President's Message

Are Lawyers Happy?


We all know the story of the two padi farmers who choose different paths through life. One sticks with a more or less subsistence lifestyle, idling away his hours sitting beside a fish pond, while the other dynamically moves into cash crops, and then food processing, and builds a massive business, until, in his old age, he spends his hours sitting beside his koi pond, because that after all is what makes him happiest. The currency of this type of story throughout South East Asia is in no small part a folk hangover from history – when South East Asians last grew wealthy on trade and business in the first Age of Commerce (1450 to 1650), they became the target of ruthless Dutch aggression, seeking to control the spice trade. The rational response was to retreat upriver, with rulers typically warning their subjects off cash crops like cloves and pepper lest they suffer the same fate as Ternate and Ambon.   
 

Thankfully, in South East Asia’s second Age of Commerce (1950 to date and counting) international law and international institutions have developed to the extent that we need not fear renewed colonial intrusion (unless we discover oil, and engage in loose talk about WMD, neither of which seems too likely). But it remains an open question whether all that striving for material wealth really brings happiness.

 
A professor at the London School of Economics, Richard Layard, has written a great deal about the need for public policy to consider how best to maximise happiness and not just focus on wealth creation. In many ways, his policy prescriptions converge with socialism, for envy is a great destroyer of happiness, and the cause of envy is inequality. As Karl Marx noted: ‘A house may be large or small; as long as the surrounding houses are equally small, it satisfies all social demands for a dwelling. But if a palace rises beside the little house, the little house shrinks into a hut.’ For this reason Layard recommends sharply progressive rates of taxation – so that people work less and enjoy more free time.    
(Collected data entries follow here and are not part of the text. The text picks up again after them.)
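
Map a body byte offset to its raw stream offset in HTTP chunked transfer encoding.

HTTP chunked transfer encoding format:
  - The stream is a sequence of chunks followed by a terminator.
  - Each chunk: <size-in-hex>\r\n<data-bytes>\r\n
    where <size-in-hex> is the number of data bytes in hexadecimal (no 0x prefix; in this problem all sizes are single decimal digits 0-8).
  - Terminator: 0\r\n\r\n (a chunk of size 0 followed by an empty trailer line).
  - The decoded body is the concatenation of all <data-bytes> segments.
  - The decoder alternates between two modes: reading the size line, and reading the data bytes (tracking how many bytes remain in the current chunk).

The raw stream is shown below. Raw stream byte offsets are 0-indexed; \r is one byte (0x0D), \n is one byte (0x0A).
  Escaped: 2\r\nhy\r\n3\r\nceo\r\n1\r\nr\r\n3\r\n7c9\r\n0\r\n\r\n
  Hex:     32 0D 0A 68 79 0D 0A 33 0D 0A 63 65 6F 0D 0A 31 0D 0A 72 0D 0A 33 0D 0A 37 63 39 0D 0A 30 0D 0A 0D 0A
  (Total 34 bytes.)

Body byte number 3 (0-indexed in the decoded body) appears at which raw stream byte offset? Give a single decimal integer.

Answer: 11

Derivation:
Chunk 1: stream[0..1]='2' size=0x2=2, data at stream[3..5]='hy' -> body[0..2], body so far='hy'
Chunk 2: stream[7..8]='3' size=0x3=3, data at stream[10..13]='ceo' -> body[2..5], body so far='hyceo'
Chunk 3: stream[15..16]='1' size=0x1=1, data at stream[18..19]='r' -> body[5..6], body so far='hyceor'
Chunk 4: stream[21..22]='3' size=0x3=3, data at stream[24..27]='7c9' -> body[6..9], body so far='hyceor7c9'
Chunk 5: stream[29..30]='0' size=0 (terminator). Final body='hyceor7c9' (9 bytes)
Body byte 3 at stream offset 11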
On this point he surely goes too far – people should be trusted to choose their own mix of work and leisure. Discouraging hard work will damage society in general. And isn’t hard work itself a source of satisfaction for many? But on another point, that education should equip people for life and not just for work, he is much more persuasive. The arts and sports should be valued far more highly than they currently are in the scales of public policy. Public policy’s traditional focus on wealth creation has assumed that wealth is a proxy for happiness, when it clearly is not. Recognition of this would facilitate a much greater emphasis on the environment, among other public goods that don’t fare so well on a purely economic calculus.And what of lawyers? Does the practice of law bring happiness?  

 
There are a number of factors impeding lawyers’ pursuit of happiness. 

First, people go to law in extremis – when their marriages or businesses are falling apart. Litigants’ motives are rarely pure on either side. So a daily exposure to the type of human conduct that finds its way into court encourages a cynical attitude toward human nature itself. Second, when we win cases we do not always derive satisfaction from justice being done – it is no great triumph to put a man who has run up credit card debts into bankruptcy, nor to jail a criminal whose family will flounder without him. The laws that are enforced to these ends are necessary ones, but being the instrument of them is no great cause of satisfaction, unlike, for example, healing the sick, putting up useful buildings or acting in plays. 

Third, lawyers, like other professionals, are beset by insecurity. Where will the next client come from? Will the sun set on my field of expertise? These questions gnaw away even at the most successful professionals. 

 
Yet, notwithstanding these obstacles, the practice of law still brings immense satisfaction. When clients are in trouble, our legal skills can help them to solve at least part of their problems. Sometimes, our creativity can help people with opposed interests to all come out winners. And then there are those cases where your cross-examination exposes an injustice, or an act of bullying, and in some small but significant way makes the world a better place. Honing and developing our skills are as satisfying as improving one’s golf swing or tennis stroke, and doing so in a social context – with colleagues or in Law Society workshops – brings with it a healthy professional pride. 

Our first biennial lecture, scheduled for 6 July 2007, to be
delivered by an inspiring Canadian advocate, Irwin Cotler, takes as its theme, the role of lawyers in promoting justice and combating injustice – a worthy career indeed. 

Just after I wrote that positive conclusion I had the pleasure of sitting next to TPB Menon, at the wedding dinner of Stanley Lai and Candace Ler, a couple to whom the law has already brought great happiness. After more than 40 years in the law, Menon told me he would not change a thing; the study and practice of law has gone together with a good and honourable life. Just so, I thought, just so.